Dunfermline is a large town (pop 50,0000) which is located in the east of Scotland, about 25 miles N.W. of Edinburgh. The name may be derived from the 'fort of Parlan' in turn connected with Clan MacFarlane.

Due to the town's high elevation, the location offers excellent views over the Firth of Forth (waterway) to the south and three important bridge crossings to the east, including the new Queensferry Crossing.

Key features are:
Medieval Abbey and former Royal Palace.

The Abbey evolved from a Priory, inspired by Princess Margaret in the 11th century, adjacent to the Royal Palace. The Priory was upgraded to Abbey status in the 12th century by King David I. Image below shows the current Abbey Church with two distinct architectural styles. The right half (east) was substantially rebuilt in the 19th century following structural collapse whilst the western section was preserved. As illustrated above, the interior of the western section features arcades of circular piers with spiral and chevron decoration. Note also impressive western doorway featuring in image no 3 below. The western section is a visitor attraction managed by Historic Scotland whilst the eastern section is a living Presbyterian church. In the latter section can be found the burial-place of legendary Scottish King, Robert the Bruce (1274-1329).
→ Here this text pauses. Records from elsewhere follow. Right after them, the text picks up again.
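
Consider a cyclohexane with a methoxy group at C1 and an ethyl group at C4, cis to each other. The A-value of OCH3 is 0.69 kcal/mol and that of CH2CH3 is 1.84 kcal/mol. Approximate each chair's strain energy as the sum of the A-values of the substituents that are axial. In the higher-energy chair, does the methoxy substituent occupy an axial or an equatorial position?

equatorial

C1 and C4 have opposite parity, so for the cis isomer the two substituents are one axial and one equatorial in each chair.
Chair I (methoxy axial, ethyl equatorial): E = 0.69 kcal/mol.
Chair II (methoxy equatorial, ethyl axial): E = 1.84 kcal/mol.
Chair II is the less stable (higher-energy) conformer, and in that chair the methoxy group is equatorial.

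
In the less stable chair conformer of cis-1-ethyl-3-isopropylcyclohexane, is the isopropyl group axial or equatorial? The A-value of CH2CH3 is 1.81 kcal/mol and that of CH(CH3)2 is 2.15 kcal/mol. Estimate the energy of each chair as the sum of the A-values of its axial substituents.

axial

C1 and C3 have the same parity, so for the cis isomer the two substituents are e,e in one chair and a,a in the other.
Chair I (ethyl axial, isopropyl axial): E = 3.96 kcal/mol.
Chair II (ethyl equatorial, isopropyl equatorial): E = 0.00 kcal/mol.
Chair I is the less stable (higher-energy) conformer, and in that chair the isopropyl group is axial.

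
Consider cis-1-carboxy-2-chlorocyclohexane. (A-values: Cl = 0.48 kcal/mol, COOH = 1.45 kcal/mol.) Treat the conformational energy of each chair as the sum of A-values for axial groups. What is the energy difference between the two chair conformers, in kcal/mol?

0.97 kcal/mol

C1 and C2 have opposite parity, so for the cis isomer the two substituents are one axial and one equatorial in each chair.
Chair I (chloro axial, carboxyl equatorial): E = 0.48 kcal/mol.
Chair II (chloro equatorial, carboxyl axial): E = 1.45 kcal/mol.
ΔE = 1.45 − 0.48 = 0.97 kcal/mol; chair I is more stable.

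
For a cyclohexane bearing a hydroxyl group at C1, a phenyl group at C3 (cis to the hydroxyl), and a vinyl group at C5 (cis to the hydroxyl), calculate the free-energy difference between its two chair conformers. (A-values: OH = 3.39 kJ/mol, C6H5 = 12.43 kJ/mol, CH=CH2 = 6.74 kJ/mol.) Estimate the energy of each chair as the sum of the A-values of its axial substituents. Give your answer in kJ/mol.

22.56 kJ/mol

Chair I (hydroxyl axial, phenyl axial, vinyl axial): E = 22.56 kJ/mol.
Chair II (hydroxyl equatorial, phenyl equatorial, vinyl equatorial): E = 0.00 kJ/mol.
ΔE = 22.56 − 0.00 = 22.56 kJ/mol; chair II is more stable.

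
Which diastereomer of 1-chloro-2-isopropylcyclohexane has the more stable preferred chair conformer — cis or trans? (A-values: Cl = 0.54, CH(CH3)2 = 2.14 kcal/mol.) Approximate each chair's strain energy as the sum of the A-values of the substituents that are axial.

trans

At 1,2 positions (parity opposite): cis → (a,e or e,a); trans → (e,e or a,a).
Best chair for cis: E = 0.54 kcal/mol; best chair for trans: E = 0.00 kcal/mol.
The trans isomer is lower by 0.54 kcal/mol.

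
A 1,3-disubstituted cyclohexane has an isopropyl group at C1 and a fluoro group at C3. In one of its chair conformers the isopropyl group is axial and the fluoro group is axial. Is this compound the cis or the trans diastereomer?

cis

C1 and C3 have the same parity, so their axial bonds point in the same direction.
With same-parity carbons, two substituents on the same face are both axial or both equatorial; opposite faces give one of each.
Here the groups are axial/axial → same face → cis.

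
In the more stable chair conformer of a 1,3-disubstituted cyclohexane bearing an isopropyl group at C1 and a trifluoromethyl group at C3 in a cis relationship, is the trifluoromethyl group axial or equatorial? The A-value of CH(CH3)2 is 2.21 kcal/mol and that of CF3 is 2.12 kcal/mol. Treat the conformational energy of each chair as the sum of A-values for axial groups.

C1 and C3 have the same parity, so for the cis isomer the two substituents are e,e in one chair and a,a in the other.
Chair I (isopropyl axial, trifluoromethyl axial): E = 4.33 kcal/mol.
Chair II (isopropyl equatorial, trifluoromethyl equatorial): E = 0.00 kcal/mol.
Chair II is the more stable (lower-energy) conformer, and in that chair the trifluoromethyl group is equatorial.

equatorial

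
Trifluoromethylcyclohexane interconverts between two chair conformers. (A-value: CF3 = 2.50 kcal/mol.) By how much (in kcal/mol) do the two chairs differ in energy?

A monosubstituted cyclohexane has one chair with the trifluoromethyl group axial (E = A = 2.50 kcal/mol) and one with it equatorial (E = 0).
ΔE = 2.50 − 0 = 2.50 kcal/mol.

2.50 kcal/mol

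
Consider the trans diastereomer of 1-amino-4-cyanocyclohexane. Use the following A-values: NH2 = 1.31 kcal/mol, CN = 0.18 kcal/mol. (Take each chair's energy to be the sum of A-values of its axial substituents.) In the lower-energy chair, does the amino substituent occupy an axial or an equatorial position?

C1 and C4 have opposite parity, so for the trans isomer the two substituents are e,e in one chair and a,a in the other.
Chair I (amino axial, cyano axial): E = 1.49 kcal/mol.
Chair II (amino equatorial, cyano equatorial): E = 0.00 kcal/mol.
Chair II is the more stable (lower-energy) conformer, and in that chair the amino group is equatorial.

equatorial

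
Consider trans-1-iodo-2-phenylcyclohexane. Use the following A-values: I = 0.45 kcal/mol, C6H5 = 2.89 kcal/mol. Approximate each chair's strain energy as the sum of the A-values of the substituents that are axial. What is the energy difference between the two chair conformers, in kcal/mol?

3.34 kcal/mol

C1 and C2 have opposite parity, so for the trans isomer the two substituents are e,e in one chair and a,a in the other.
Chair I (iodo axial, phenyl axial): E = 3.34 kcal/mol.
Chair II (iodo equatorial, phenyl equatorial): E = 0.00 kcal/mol.
ΔE = 3.34 − 0.00 = 3.34 kcal/mol; chair II is more stable.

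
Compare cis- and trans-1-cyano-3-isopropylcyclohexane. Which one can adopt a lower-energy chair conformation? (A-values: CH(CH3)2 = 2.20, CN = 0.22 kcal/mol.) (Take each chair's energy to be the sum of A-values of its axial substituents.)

cis

At 1,3 positions (parity same): cis → (e,e or a,a); trans → (a,e or e,a).
Best chair for cis: E = 0.00 kcal/mol; best chair for trans: E = 0.22 kcal/mol.
The cis isomer is lower by 0.22 kcal/mol.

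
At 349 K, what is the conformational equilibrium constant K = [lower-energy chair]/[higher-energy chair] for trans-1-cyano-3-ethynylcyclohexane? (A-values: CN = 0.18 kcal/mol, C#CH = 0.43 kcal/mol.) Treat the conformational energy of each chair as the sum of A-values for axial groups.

C1 and C3 have the same parity, so for the trans isomer the two substituents are one axial and one equatorial in each chair.
Chair I (cyano axial, ethynyl equatorial): E = 0.18 kcal/mol; chair II (cyano equatorial, ethynyl axial): E = 0.43 kcal/mol.
ΔG = 0.25 kcal/mol between the two chairs.
K = exp(ΔG/RT) with R = 1.987×10⁻³ kcal mol⁻¹ K⁻¹ and T = 349 K gives K ≈ 1.43.

K ≈ 1.43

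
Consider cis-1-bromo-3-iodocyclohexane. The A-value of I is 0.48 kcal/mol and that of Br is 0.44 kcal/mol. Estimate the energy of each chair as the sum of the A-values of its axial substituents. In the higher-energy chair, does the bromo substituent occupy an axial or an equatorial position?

C1 and C3 have the same parity, so for the cis isomer the two substituents are e,e in one chair and a,a in the other.
Chair I (iodo axial, bromo axial): E = 0.92 kcal/mol.
Chair II (iodo equatorial, bromo equatorial): E = 0.00 kcal/mol.
Chair I is the less stable (higher-energy) conformer, and in that chair the bromo group is axial.

axial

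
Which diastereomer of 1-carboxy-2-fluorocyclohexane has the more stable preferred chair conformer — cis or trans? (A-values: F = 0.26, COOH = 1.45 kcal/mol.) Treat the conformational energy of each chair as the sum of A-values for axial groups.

At 1,2 positions (parity opposite): cis → (a,e or e,a); trans → (e,e or a,a).
Best chair for cis: E = 0.26 kcal/mol; best chair for trans: E = 0.00 kcal/mol.
The trans isomer is lower by 0.26 kcal/mol.

trans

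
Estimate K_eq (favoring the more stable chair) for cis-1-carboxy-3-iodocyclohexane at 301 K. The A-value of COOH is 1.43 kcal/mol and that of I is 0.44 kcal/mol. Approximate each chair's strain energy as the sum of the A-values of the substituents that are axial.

C1 and C3 have the same parity, so for the cis isomer the two substituents are e,e in one chair and a,a in the other.
Chair I (carboxyl axial, iodo axial): E = 1.87 kcal/mol; chair II (carboxyl equatorial, iodo equatorial): E = 0.00 kcal/mol.
ΔG = 1.87 kcal/mol between the two chairs.
K = exp(ΔG/RT) with R = 1.987×10⁻³ kcal mol⁻¹ K⁻¹ and T = 301 K gives K ≈ 22.8.

K ≈ 22.8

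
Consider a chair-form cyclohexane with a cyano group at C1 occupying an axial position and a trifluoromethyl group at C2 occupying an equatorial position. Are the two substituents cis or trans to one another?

cis

C1 and C2 have opposite parity, so their axial bonds point in opposite directions.
With opposite-parity carbons, two substituents on the same face are one axial and one equatorial; opposite faces give both axial or both equatorial.
Here the groups are axial/equatorial → same face → cis.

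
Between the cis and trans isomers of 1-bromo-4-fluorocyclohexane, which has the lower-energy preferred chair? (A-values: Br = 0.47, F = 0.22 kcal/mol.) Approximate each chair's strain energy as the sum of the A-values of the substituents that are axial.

At 1,4 positions (parity opposite): cis → (a,e or e,a); trans → (e,e or a,a).
Best chair for cis: E = 0.22 kcal/mol; best chair for trans: E = 0.00 kcal/mol.
The trans isomer is lower by 0.22 kcal/mol.

trans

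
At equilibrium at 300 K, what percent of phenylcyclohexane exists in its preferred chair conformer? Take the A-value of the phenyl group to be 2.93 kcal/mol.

One chair has the phenyl group axial (E = 2.93 kcal/mol) and the other has it equatorial (E = 0).
ΔG = 2.93 kcal/mol between the two chairs.
K = exp(ΔG/RT) with R = 1.987×10⁻³ kcal mol⁻¹ K⁻¹ and T = 300 K gives K ≈ 136.
Fraction in the lower-energy chair = K/(K+1) = 99.3%.

99.3%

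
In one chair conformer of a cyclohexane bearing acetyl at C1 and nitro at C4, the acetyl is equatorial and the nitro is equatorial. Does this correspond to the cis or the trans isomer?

C1 and C4 have opposite parity, so their axial bonds point in opposite directions.
With opposite-parity carbons, two substituents on the same face are one axial and one equatorial; opposite faces give both axial or both equatorial.
Here the groups are equatorial/equatorial → opposite face → trans.

trans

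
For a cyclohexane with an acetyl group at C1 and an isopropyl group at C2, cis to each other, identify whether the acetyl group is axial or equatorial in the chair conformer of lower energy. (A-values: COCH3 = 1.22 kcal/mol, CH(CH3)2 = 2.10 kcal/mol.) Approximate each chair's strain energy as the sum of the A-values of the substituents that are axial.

C1 and C2 have opposite parity, so for the cis isomer the two substituents are one axial and one equatorial in each chair.
Chair I (acetyl axial, isopropyl equatorial): E = 1.22 kcal/mol.
Chair II (acetyl equatorial, isopropyl axial): E = 2.10 kcal/mol.
Chair I is the more stable (lower-energy) conformer, and in that chair the acetyl group is axial.

axial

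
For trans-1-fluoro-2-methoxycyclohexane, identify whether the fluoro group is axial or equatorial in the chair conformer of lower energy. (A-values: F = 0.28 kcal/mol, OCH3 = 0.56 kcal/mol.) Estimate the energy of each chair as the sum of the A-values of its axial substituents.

C1 and C2 have opposite parity, so for the trans isomer the two substituents are e,e in one chair and a,a in the other.
Chair I (fluoro axial, methoxy axial): E = 0.84 kcal/mol.
Chair II (fluoro equatorial, methoxy equatorial): E = 0.00 kcal/mol.
Chair II is the more stable (lower-energy) conformer, and in that chair the fluoro group is equatorial.

equatorial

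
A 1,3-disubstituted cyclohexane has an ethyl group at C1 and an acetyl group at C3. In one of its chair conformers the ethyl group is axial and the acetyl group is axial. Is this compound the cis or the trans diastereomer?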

King Robert the Bruce burial place.

Western Doorway

The former Royal Place is now a ruin but, up until its abandonment in the 17th century, offered stunning views over the Firth of Forth (estuary) to the south. The catalyst leading to decline of the Palace was the union of the English and Scottish crowns in 1603 when King James VI of Scotland relocated to London. After the unification, Dunfermline Palace experienced only irregular use by royalty with last occupation by Charles II in 1650 after which the building fell into decline and the roof was removed.

Former Royal Palace

Birthplace of Andrew Carnegie
Birthplace (1835) of Scottish-American businessman and philanthropist, Andrew Carnegie who endowed his home town with public buildings.

16th century Abbot House.

Close to the Abbey Church

17th century, Pittencrieff House. (AD 1610)

Located in Pittencrieff Park. This was the birthplace of Brigadier General John Forbes (1707-1759) whose British army defeated the French in North America and named Pittsburgh after William Pitt the Elder.
 Pittencrieff Park.
Close to the Abbey and former Royal Palace. A well maintained public space and gardens.
Mercat Cross.

An ancient market cross located on the town's High Street. In bygone days such a cross was an indicator of the town's prosperity and status.

Visitor Accommodation

Dunfermline is well endowed with hotels and other types of visitor accommodation. Due to a combination of rail, road and bus links with Edinburgh, Dunfermline is a credible, and possibly cheaper, alternative to lodging in Edinburgh, especially during the peak summer period.


In addition to Edinburgh, Dunfermline is well situated for tours of the Fife Coast, including St Andrews, to the east and Culross to the west.